Marie Lloyd (born Matilda Alice Victoria Wood; February 12, 1870 – October 7, 1922) was an English music hall singer, comedian and musical theatre actress during the late 19th and early 20th centuries. She was best known for her performances of songs such as “The Boy I Love Is Up in the Gallery”, “My Old Man (Said Follow the Van)” and “Oh Mr Porter What Shall I Do”. She received both criticism and praise for her use of innuendo and double entendre during her performances, and enjoyed a long and prosperous career, during which she was affectionately called the “Queen of the Music Hall”.
Born in London, she was showcased by her father at the Eagle Tavern in Hoxton. In 1884, she made her professional début as Bella Delmere; she changed her stage name to Marie Lloyd the following year. In 1885, she had success with her song “The Boy I Love Is Up in the Gallery”, and she frequently topped the bill at prestigious theatres in London’s West End. In 1891, she was recruited by the impresario Augustus Harris to appear in that year’s spectacular Theatre Royal, Drury Lane Christmas pantomime Humpty Dumpty. She starred in a further two productions at the theatre, Little Bo Peep (1892) and Robinson Crusoe (1893). By the mid-1890s, Lloyd was in frequent dispute with Britain’s theatre censors due to the risqué content of her songs.
Between 1894 and 1900, she became an international success when she toured France, America, Australia and Belgium with her solo music hall act. In 1907, she assisted other performers during the music hall war and took part in demonstrations outside theatres, protesting for better pay and conditions for performers. During the First World War, in common with most other music hall artists, she supported recruitment into the armed services to help the war effort, touring hospitals and industrial institutions to help boost morale. In 1915, she performed her only wartime song “Now You’ve Got Your Khaki On”, which became a favorite among front-line troops.

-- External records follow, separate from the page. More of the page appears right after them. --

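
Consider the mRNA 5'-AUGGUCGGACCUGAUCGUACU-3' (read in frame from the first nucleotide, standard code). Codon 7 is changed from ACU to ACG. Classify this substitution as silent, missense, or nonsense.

silent

Position 21 falls in codon 7: ACU → Thr.
After the substitution the codon is ACG → Thr.
Both encode Thr, so the change is synonymous.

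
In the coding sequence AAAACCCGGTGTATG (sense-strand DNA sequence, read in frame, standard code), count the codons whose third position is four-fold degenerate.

2

Codon 1 AAA (Lys): third position 2-fold.
Codon 2 ACC (Thr): third position 4-fold.
Codon 3 CGG (Arg): third position 4-fold.
Codon 4 TGT (Cys): third position 2-fold.
Codon 5 ATG (Met): third position 1-fold.
Four-fold degenerate third positions: 2.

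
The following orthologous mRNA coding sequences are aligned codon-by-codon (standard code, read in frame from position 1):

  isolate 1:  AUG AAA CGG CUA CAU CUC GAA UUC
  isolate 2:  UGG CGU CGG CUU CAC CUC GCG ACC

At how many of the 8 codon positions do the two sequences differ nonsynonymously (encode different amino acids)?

Codon 1: AUG Met / UGG Trp — nonsynonymous.
Codon 2: AAA Lys / CGU Arg — nonsynonymous.
Codon 3: CGG Arg / CGG Arg — identical.
Codon 4: CUA Leu / CUU Leu — synonymous.
Codon 5: CAU His / CAC His — synonymous.
Codon 6: CUC Leu / CUC Leu — identical.
Codon 7: GAA Glu / GCG Ala — nonsynonymous.
Codon 8: UUC Phe / ACC Thr — nonsynonymous.
Nonsynonymous differences: 4.

4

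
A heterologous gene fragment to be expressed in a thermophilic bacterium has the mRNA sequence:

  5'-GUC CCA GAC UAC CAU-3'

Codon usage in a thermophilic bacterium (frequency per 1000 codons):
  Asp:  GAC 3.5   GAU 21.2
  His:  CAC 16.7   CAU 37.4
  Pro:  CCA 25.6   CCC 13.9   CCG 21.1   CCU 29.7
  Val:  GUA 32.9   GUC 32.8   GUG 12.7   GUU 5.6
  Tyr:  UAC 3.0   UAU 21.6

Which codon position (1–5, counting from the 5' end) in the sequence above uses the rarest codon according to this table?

Codon 1 GUC (Val): 32.8 per 1000.
Codon 2 CCA (Pro): 25.6 per 1000.
Codon 3 GAC (Asp): 3.5 per 1000.
Codon 4 UAC (Tyr): 3.0 per 1000.
Codon 5 CAU (His): 37.4 per 1000.
Lowest frequency is 3.0 at codon 4.

4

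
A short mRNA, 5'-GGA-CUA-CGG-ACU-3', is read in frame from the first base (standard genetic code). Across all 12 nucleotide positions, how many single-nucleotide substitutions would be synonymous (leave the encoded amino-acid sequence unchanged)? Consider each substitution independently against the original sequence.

14

Codon 1 (GGA, Gly): 3 synonymous substitutions.
Codon 2 (CUA, Leu): 4 synonymous substitutions.
Codon 3 (CGG, Arg): 4 synonymous substitutions.
Codon 4 (ACU, Thr): 3 synonymous substitutions.
Total: 3 + 4 + 4 + 3 = 14.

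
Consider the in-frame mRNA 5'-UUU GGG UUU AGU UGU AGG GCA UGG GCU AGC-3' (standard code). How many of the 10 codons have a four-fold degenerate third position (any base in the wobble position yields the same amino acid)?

3

Codon 1 UUU (Phe): third position 2-fold.
Codon 2 GGG (Gly): third position 4-fold.
Codon 3 UUU (Phe): third position 2-fold.
Codon 4 AGU (Ser): third position 2-fold.
Codon 5 UGU (Cys): third position 2-fold.
Codon 6 AGG (Arg): third position 2-fold.
Codon 7 GCA (Ala): third position 4-fold.
Codon 8 UGG (Trp): third position 1-fold.
Codon 9 GCU (Ala): third position 4-fold.
Codon 10 AGC (Ser): third position 2-fold.
Four-fold degenerate third positions: 3.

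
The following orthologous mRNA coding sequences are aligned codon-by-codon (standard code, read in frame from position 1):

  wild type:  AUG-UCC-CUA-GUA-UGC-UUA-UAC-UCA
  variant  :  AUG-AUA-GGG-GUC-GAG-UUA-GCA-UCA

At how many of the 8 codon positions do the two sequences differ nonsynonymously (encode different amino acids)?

4

Codon 1: AUG Met / AUG Met — identical.
Codon 2: UCC Ser / AUA Ile — nonsynonymous.
Codon 3: CUA Leu / GGG Gly — nonsynonymous.
Codon 4: GUA Val / GUC Val — synonymous.
Codon 5: UGC Cys / GAG Glu — nonsynonymous.
Codon 6: UUA Leu / UUA Leu — identical.
Codon 7: UAC Tyr / GCA Ala — nonsynonymous.
Codon 8: UCA Ser / UCA Ser — identical.
Nonsynonymous differences: 4.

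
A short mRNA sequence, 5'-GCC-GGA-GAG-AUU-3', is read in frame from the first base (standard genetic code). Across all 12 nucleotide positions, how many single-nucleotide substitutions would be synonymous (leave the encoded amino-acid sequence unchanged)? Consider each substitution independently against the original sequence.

Codon 1 (GCC, Ala): 3 synonymous substitutions.
Codon 2 (GGA, Gly): 3 synonymous substitutions.
Codon 3 (GAG, Glu): 1 synonymous substitution.
Codon 4 (AUU, Ile): 2 synonymous substitutions.
Total: 3 + 3 + 1 + 2 = 9.

9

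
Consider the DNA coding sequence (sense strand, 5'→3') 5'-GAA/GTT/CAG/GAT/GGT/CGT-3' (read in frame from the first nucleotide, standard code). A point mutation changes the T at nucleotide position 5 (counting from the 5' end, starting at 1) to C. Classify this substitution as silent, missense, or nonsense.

missense

Position 5 falls in codon 2: GTT → Val.
After the substitution the codon is GCT → Ala.
Val ≠ Ala, so this is a missense mutation.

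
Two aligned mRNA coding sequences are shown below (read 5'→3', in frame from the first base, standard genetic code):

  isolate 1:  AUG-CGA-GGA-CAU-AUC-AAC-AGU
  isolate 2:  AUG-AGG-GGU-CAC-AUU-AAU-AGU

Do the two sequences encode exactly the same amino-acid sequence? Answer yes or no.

yes

Codon 1: AUG Met / AUG Met — identical.
Codon 2: CGA Arg / AGG Arg — synonymous.
Codon 3: GGA Gly / GGU Gly — synonymous.
Codon 4: CAU His / CAC His — synonymous.
Codon 5: AUC Ile / AUU Ile — synonymous.
Codon 6: AAC Asn / AAU Asn — synonymous.
Codon 7: AGU Ser / AGU Ser — identical.
Nonsynonymous differences: 0 → same protein.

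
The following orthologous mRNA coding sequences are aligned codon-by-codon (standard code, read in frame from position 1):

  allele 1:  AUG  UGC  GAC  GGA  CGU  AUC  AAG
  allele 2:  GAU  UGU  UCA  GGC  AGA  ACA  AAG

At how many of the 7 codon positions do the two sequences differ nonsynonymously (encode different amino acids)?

3

Codon 1: AUG Met / GAU Asp — nonsynonymous.
Codon 2: UGC Cys / UGU Cys — synonymous.
Codon 3: GAC Asp / UCA Ser — nonsynonymous.
Codon 4: GGA Gly / GGC Gly — synonymous.
Codon 5: CGU Arg / AGA Arg — synonymous.
Codon 6: AUC Ile / ACA Thr — nonsynonymous.
Codon 7: AAG Lys / AAG Lys — identical.
Nonsynonymous differences: 3.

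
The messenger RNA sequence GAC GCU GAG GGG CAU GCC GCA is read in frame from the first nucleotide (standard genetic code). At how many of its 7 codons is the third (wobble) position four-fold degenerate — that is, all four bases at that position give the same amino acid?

Codon 1 GAC (Asp): third position 2-fold.
Codon 2 GCU (Ala): third position 4-fold.
Codon 3 GAG (Glu): third position 2-fold.
Codon 4 GGG (Gly): third position 4-fold.
Codon 5 CAU (His): third position 2-fold.
Codon 6 GCC (Ala): third position 4-fold.
Codon 7 GCA (Ala): third position 4-fold.
Four-fold degenerate third positions: 4.

4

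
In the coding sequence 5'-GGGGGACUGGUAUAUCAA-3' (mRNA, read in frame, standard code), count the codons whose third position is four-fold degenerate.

Codon 1 GGG (Gly): third position 4-fold.
Codon 2 GGA (Gly): third position 4-fold.
Codon 3 CUG (Leu): third position 4-fold.
Codon 4 GUA (Val): third position 4-fold.
Codon 5 UAU (Tyr): third position 2-fold.
Codon 6 CAA (Gln): third position 2-fold.
Four-fold degenerate third positions: 4.

4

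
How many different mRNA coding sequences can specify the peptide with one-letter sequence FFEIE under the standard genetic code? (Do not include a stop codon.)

48

Phe: 2 codons.
Phe: 2 codons.
Glu: 2 codons.
Ile: 3 codons.
Glu: 2 codons.
2 × 2 × 2 × 3 × 2 = 48.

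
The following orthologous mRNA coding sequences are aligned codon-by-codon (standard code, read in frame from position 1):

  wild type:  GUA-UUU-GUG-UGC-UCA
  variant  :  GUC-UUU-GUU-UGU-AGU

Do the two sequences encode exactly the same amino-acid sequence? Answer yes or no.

yes

Codon 1: GUA Val / GUC Val — synonymous.
Codon 2: UUU Phe / UUU Phe — identical.
Codon 3: GUG Val / GUU Val — synonymous.
Codon 4: UGC Cys / UGU Cys — synonymous.
Codon 5: UCA Ser / AGU Ser — synonymous.
Nonsynonymous differences: 0 → same protein.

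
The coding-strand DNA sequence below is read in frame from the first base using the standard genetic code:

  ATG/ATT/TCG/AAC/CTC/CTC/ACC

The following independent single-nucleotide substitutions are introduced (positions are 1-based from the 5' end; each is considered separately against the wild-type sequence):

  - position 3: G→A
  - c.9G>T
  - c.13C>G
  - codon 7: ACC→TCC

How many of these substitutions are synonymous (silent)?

Codon 1: ATG (Met) → ATA (Ile) — missense.
Codon 3: TCG (Ser) → TCT (Ser) — synonymous.
Codon 5: CTC (Leu) → GTC (Val) — missense.
Codon 7: ACC (Thr) → TCC (Ser) — missense.
Synonymous: 1 of 4.

1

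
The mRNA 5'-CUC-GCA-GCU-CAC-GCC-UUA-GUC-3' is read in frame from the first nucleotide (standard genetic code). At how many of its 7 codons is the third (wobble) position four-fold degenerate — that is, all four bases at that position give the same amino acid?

Codon 1 CUC (Leu): third position 4-fold.
Codon 2 GCA (Ala): third position 4-fold.
Codon 3 GCU (Ala): third position 4-fold.
Codon 4 CAC (His): third position 2-fold.
Codon 5 GCC (Ala): third position 4-fold.
Codon 6 UUA (Leu): third position 2-fold.
Codon 7 GUC (Val): third position 4-fold.
Four-fold degenerate third positions: 5.

5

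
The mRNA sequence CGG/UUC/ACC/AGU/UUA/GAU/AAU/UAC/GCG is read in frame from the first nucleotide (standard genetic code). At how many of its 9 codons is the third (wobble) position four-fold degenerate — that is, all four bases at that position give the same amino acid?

3

Codon 1 CGG (Arg): third position 4-fold.
Codon 2 UUC (Phe): third position 2-fold.
Codon 3 ACC (Thr): third position 4-fold.
Codon 4 AGU (Ser): third position 2-fold.
Codon 5 UUA (Leu): third position 2-fold.
Codon 6 GAU (Asp): third position 2-fold.
Codon 7 AAU (Asn): third position 2-fold.
Codon 8 UAC (Tyr): third position 2-fold.
Codon 9 GCG (Ala): third position 4-fold.
Four-fold degenerate third positions: 3.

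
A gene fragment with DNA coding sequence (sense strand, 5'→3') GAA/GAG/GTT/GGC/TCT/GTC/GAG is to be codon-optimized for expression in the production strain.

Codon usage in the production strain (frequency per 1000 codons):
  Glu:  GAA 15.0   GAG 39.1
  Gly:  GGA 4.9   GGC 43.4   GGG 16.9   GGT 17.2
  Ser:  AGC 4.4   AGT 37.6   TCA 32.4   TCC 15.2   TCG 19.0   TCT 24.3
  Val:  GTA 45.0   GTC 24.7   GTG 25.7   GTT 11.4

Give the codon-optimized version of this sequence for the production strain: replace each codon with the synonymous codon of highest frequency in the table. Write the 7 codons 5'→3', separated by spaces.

GAG GAG GTA GGC AGT GTA GAG

Codon 1 (Glu): best is GAG at 39.1.
Codon 2 (Glu): best is GAG at 39.1.
Codon 3 (Val): best is GTA at 45.0.
Codon 4 (Gly): best is GGC at 43.4.
Codon 5 (Ser): best is AGT at 37.6.
Codon 6 (Val): best is GTA at 45.0.
Codon 7 (Glu): best is GAG at 39.1.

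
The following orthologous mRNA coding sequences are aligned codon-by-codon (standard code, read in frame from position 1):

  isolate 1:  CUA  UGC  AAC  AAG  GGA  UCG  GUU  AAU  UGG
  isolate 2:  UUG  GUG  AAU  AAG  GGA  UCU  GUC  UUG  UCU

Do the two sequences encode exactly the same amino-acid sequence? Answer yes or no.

no

Codon 1: CUA Leu / UUG Leu — synonymous.
Codon 2: UGC Cys / GUG Val — nonsynonymous.
Codon 3: AAC Asn / AAU Asn — synonymous.
Codon 4: AAG Lys / AAG Lys — identical.
Codon 5: GGA Gly / GGA Gly — identical.
Codon 6: UCG Ser / UCU Ser — synonymous.
Codon 7: GUU Val / GUC Val — synonymous.
Codon 8: AAU Asn / UUG Leu — nonsynonymous.
Codon 9: UGG Trp / UCU Ser — nonsynonymous.
Nonsynonymous differences: 3 → different protein.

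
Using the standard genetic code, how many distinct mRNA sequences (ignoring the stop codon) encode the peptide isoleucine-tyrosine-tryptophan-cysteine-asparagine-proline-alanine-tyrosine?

768

Ile: 3 codons.
Tyr: 2 codons.
Trp: 1 codon.
Cys: 2 codons.
Asn: 2 codons.
Pro: 4 codons.
Ala: 4 codons.
Tyr: 2 codons.
3 × 2 × 1 × 2 × 2 × 4 × 4 × 2 = 768.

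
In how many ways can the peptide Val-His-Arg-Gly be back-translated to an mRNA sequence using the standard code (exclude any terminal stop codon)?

192

Val: 4 codons.
His: 2 codons.
Arg: 6 codons.
Gly: 4 codons.
4 × 2 × 6 × 4 = 192.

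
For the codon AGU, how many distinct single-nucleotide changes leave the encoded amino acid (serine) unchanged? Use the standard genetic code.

Position 1: none → 0 synonymous.
Position 2: none → 0 synonymous.
Position 3: AGC → 1 synonymous.
Total: 0 + 0 + 1 = 1.

1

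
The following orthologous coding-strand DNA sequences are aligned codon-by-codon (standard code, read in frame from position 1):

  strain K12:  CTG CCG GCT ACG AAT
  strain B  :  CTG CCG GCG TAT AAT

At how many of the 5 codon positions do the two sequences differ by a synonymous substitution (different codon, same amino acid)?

Codon 1: CTG Leu / CTG Leu — identical.
Codon 2: CCG Pro / CCG Pro — identical.
Codon 3: GCT Ala / GCG Ala — synonymous.
Codon 4: ACG Thr / TAT Tyr — nonsynonymous.
Codon 5: AAT Asn / AAT Asn — identical.
Synonymous differences: 1.

1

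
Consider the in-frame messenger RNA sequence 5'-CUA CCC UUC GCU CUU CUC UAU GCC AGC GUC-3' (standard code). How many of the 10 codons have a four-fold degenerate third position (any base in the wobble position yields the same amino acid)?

Codon 1 CUA (Leu): third position 4-fold.
Codon 2 CCC (Pro): third position 4-fold.
Codon 3 UUC (Phe): third position 2-fold.
Codon 4 GCU (Ala): third position 4-fold.
Codon 5 CUU (Leu): third position 4-fold.
Codon 6 CUC (Leu): third position 4-fold.
Codon 7 UAU (Tyr): third position 2-fold.
Codon 8 GCC (Ala): third position 4-fold.
Codon 9 AGC (Ser): third position 2-fold.
Codon 10 GUC (Val): third position 4-fold.
Four-fold degenerate third positions: 7.

7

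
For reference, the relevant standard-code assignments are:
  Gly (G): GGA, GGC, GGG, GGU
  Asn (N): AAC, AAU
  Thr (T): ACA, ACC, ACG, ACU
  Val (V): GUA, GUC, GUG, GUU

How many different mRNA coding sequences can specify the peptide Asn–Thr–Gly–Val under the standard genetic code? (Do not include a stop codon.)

Asn: 2 codons.
Thr: 4 codons.
Gly: 4 codons.
Val: 4 codons.
2 × 4 × 4 × 4 = 128.

128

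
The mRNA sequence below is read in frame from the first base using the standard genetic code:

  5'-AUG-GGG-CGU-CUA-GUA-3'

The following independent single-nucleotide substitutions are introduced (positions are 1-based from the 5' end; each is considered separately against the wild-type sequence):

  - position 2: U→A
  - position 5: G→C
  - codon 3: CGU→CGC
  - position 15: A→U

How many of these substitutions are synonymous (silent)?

2

Codon 1: AUG (Met) → AAG (Lys) — missense.
Codon 2: GGG (Gly) → GCG (Ala) — missense.
Codon 3: CGU (Arg) → CGC (Arg) — synonymous.
Codon 5: GUA (Val) → GUU (Val) — synonymous.
Synonymous: 2 of 4.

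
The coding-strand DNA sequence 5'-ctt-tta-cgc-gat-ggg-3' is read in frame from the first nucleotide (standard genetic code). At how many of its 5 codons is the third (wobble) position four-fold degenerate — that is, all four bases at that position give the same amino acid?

3

Codon 1 CTT (Leu): third position 4-fold.
Codon 2 TTA (Leu): third position 2-fold.
Codon 3 CGC (Arg): third position 4-fold.
Codon 4 GAT (Asp): third position 2-fold.
Codon 5 GGG (Gly): third position 4-fold.
Four-fold degenerate third positions: 3.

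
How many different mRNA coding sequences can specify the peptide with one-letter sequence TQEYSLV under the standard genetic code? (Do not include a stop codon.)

4608

Thr: 4 codons.
Gln: 2 codons.
Glu: 2 codons.
Tyr: 2 codons.
Ser: 6 codons.
Leu: 6 codons.
Val: 4 codons.
4 × 2 × 2 × 2 × 6 × 6 × 4 = 4608.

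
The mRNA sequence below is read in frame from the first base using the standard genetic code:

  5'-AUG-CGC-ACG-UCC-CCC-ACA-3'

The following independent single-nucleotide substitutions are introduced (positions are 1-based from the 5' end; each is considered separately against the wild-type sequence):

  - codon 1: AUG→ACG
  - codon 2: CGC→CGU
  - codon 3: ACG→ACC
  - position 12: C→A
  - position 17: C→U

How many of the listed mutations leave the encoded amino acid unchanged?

Codon 1: AUG (Met) → ACG (Thr) — missense.
Codon 2: CGC (Arg) → CGU (Arg) — synonymous.
Codon 3: ACG (Thr) → ACC (Thr) — synonymous.
Codon 4: UCC (Ser) → UCA (Ser) — synonymous.
Codon 6: ACA (Thr) → AUA (Ile) — missense.
Synonymous: 3 of 5.

3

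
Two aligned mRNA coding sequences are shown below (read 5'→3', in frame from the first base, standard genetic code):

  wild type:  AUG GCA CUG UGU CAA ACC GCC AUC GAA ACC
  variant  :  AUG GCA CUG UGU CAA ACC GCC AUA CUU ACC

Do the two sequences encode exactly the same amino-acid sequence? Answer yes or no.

no

Codon 1: AUG Met / AUG Met — identical.
Codon 2: GCA Ala / GCA Ala — identical.
Codon 3: CUG Leu / CUG Leu — identical.
Codon 4: UGU Cys / UGU Cys — identical.
Codon 5: CAA Gln / CAA Gln — identical.
Codon 6: ACC Thr / ACC Thr — identical.
Codon 7: GCC Ala / GCC Ala — identical.
Codon 8: AUC Ile / AUA Ile — synonymous.
Codon 9: GAA Glu / CUU Leu — nonsynonymous.
Codon 10: ACC Thr / ACC Thr — identical.
Nonsynonymous differences: 1 → different protein.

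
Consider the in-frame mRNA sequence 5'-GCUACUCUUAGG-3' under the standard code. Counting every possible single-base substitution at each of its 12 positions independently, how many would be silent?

Codon 1 (GCU, Ala): 3 synonymous substitutions.
Codon 2 (ACU, Thr): 3 synonymous substitutions.
Codon 3 (CUU, Leu): 3 synonymous substitutions.
Codon 4 (AGG, Arg): 2 synonymous substitutions.
Total: 3 + 3 + 3 + 2 = 11.

11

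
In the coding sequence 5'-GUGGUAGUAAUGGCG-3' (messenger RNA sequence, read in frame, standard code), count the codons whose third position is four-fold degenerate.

Codon 1 GUG (Val): third position 4-fold.
Codon 2 GUA (Val): third position 4-fold.
Codon 3 GUA (Val): third position 4-fold.
Codon 4 AUG (Met): third position 1-fold.
Codon 5 GCG (Ala): third position 4-fold.
Four-fold degenerate third positions: 4.

4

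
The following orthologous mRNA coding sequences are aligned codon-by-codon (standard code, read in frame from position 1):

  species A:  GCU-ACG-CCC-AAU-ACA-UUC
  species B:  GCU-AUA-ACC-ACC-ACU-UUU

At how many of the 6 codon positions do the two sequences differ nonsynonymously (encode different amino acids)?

3

Codon 1: GCU Ala / GCU Ala — identical.
Codon 2: ACG Thr / AUA Ile — nonsynonymous.
Codon 3: CCC Pro / ACC Thr — nonsynonymous.
Codon 4: AAU Asn / ACC Thr — nonsynonymous.
Codon 5: ACA Thr / ACU Thr — synonymous.
Codon 6: UUC Phe / UUU Phe — synonymous.
Nonsynonymous differences: 3.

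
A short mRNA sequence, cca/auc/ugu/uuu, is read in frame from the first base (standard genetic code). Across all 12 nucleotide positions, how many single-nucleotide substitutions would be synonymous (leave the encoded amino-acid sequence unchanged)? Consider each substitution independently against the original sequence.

Codon 1 (CCA, Pro): 3 synonymous substitutions.
Codon 2 (AUC, Ile): 2 synonymous substitutions.
Codon 3 (UGU, Cys): 1 synonymous substitution.
Codon 4 (UUU, Phe): 1 synonymous substitution.
Total: 3 + 2 + 1 + 1 = 7.

7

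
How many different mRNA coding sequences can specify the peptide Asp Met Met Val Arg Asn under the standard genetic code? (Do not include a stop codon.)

96

Asp: 2 codons.
Met: 1 codon.
Met: 1 codon.
Val: 4 codons.
Arg: 6 codons.
Asn: 2 codons.
2 × 1 × 1 × 4 × 6 × 2 = 96.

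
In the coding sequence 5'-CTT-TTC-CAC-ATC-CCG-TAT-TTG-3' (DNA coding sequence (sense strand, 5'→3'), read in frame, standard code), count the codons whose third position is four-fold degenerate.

Codon 1 CTT (Leu): third position 4-fold.
Codon 2 TTC (Phe): third position 2-fold.
Codon 3 CAC (His): third position 2-fold.
Codon 4 ATC (Ile): third position 3-fold.
Codon 5 CCG (Pro): third position 4-fold.
Codon 6 TAT (Tyr): third position 2-fold.
Codon 7 TTG (Leu): third position 2-fold.
Four-fold degenerate third positions: 2.

2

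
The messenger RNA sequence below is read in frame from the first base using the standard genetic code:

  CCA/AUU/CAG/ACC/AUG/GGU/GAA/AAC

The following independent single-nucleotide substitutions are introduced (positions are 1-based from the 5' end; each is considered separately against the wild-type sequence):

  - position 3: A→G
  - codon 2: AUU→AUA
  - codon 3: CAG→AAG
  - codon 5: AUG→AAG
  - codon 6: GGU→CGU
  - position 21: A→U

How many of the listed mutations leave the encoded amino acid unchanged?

Codon 1: CCA (Pro) → CCG (Pro) — synonymous.
Codon 2: AUU (Ile) → AUA (Ile) — synonymous.
Codon 3: CAG (Gln) → AAG (Lys) — missense.
Codon 5: AUG (Met) → AAG (Lys) — missense.
Codon 6: GGU (Gly) → CGU (Arg) — missense.
Codon 7: GAA (Glu) → GAU (Asp) — missense.
Synonymous: 2 of 6.

2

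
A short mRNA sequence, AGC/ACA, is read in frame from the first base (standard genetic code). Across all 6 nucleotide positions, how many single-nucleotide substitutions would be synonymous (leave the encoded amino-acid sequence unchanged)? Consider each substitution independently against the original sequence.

4

Codon 1 (AGC, Ser): 1 synonymous substitution.
Codon 2 (ACA, Thr): 3 synonymous substitutions.
Total: 1 + 3 = 4.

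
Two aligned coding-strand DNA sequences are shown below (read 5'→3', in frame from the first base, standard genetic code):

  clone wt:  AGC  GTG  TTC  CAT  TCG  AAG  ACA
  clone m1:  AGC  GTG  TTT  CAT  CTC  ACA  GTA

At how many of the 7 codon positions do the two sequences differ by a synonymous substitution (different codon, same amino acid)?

Codon 1: AGC Ser / AGC Ser — identical.
Codon 2: GTG Val / GTG Val — identical.
Codon 3: TTC Phe / TTT Phe — synonymous.
Codon 4: CAT His / CAT His — identical.
Codon 5: TCG Ser / CTC Leu — nonsynonymous.
Codon 6: AAG Lys / ACA Thr — nonsynonymous.
Codon 7: ACA Thr / GTA Val — nonsynonymous.
Synonymous differences: 1.

1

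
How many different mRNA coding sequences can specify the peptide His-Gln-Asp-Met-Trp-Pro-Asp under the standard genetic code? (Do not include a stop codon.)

64

His: 2 codons.
Gln: 2 codons.
Asp: 2 codons.
Met: 1 codon.
Trp: 1 codon.
Pro: 4 codons.
Asp: 2 codons.
2 × 2 × 2 × 1 × 1 × 4 × 2 = 64.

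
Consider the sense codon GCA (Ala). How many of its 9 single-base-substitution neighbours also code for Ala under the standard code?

3

Position 1: none → 0 synonymous.
Position 2: none → 0 synonymous.
Position 3: GCT, GCC, GCG → 3 synonymous.
Total: 0 + 0 + 3 = 3.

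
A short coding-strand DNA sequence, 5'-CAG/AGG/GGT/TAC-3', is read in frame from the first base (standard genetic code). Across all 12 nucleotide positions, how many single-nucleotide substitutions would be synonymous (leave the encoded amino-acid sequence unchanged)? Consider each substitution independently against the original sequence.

Codon 1 (CAG, Gln): 1 synonymous substitution.
Codon 2 (AGG, Arg): 2 synonymous substitutions.
Codon 3 (GGT, Gly): 3 synonymous substitutions.
Codon 4 (TAC, Tyr): 1 synonymous substitution.
Total: 1 + 2 + 3 + 1 = 7.

7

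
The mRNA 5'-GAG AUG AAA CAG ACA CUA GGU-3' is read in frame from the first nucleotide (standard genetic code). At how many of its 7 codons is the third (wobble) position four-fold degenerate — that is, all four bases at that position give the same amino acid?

Codon 1 GAG (Glu): third position 2-fold.
Codon 2 AUG (Met): third position 1-fold.
Codon 3 AAA (Lys): third position 2-fold.
Codon 4 CAG (Gln): third position 2-fold.
Codon 5 ACA (Thr): third position 4-fold.
Codon 6 CUA (Leu): third position 4-fold.
Codon 7 GGU (Gly): third position 4-fold.
Four-fold degenerate third positions: 3.

3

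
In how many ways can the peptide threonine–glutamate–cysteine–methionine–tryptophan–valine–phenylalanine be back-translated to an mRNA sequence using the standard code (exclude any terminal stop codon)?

Thr: 4 codons.
Glu: 2 codons.
Cys: 2 codons.
Met: 1 codon.
Trp: 1 codon.
Val: 4 codons.
Phe: 2 codons.
4 × 2 × 2 × 1 × 1 × 4 × 2 = 128.

128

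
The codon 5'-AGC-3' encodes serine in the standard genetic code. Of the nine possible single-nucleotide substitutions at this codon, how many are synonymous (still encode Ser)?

1

Position 1: none → 0 synonymous.
Position 2: none → 0 synonymous.
Position 3: AGU → 1 synonymous.
Total: 0 + 0 + 1 = 1.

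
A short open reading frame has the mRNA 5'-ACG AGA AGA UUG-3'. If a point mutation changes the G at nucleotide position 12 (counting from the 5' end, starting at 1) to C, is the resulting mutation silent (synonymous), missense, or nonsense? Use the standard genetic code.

Position 12 falls in codon 4: UUG → Leu.
After the substitution the codon is UUC → Phe.
Leu ≠ Phe, so this is a missense mutation.

missense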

Lloyd had a turbulent private life that was often the subject of press attention: she was married three times, divorced twice, and frequently found herself giving court testimony against two of her husbands who had physically abused her. In later life, she was still in demand at music halls and had a late success in 1919 with her performance of “My Old Man (Said Follow the Van)”, which earned her an extended audience. Privately, she suffered from bouts of ill-health and became alcohol-dependent, both of which imposed restrictions on her performing career by the 1920s. In 1922, she gave her final performance at the Alhambra Theatre, London, during which she became ill on stage. She died a few days later at the age of 52.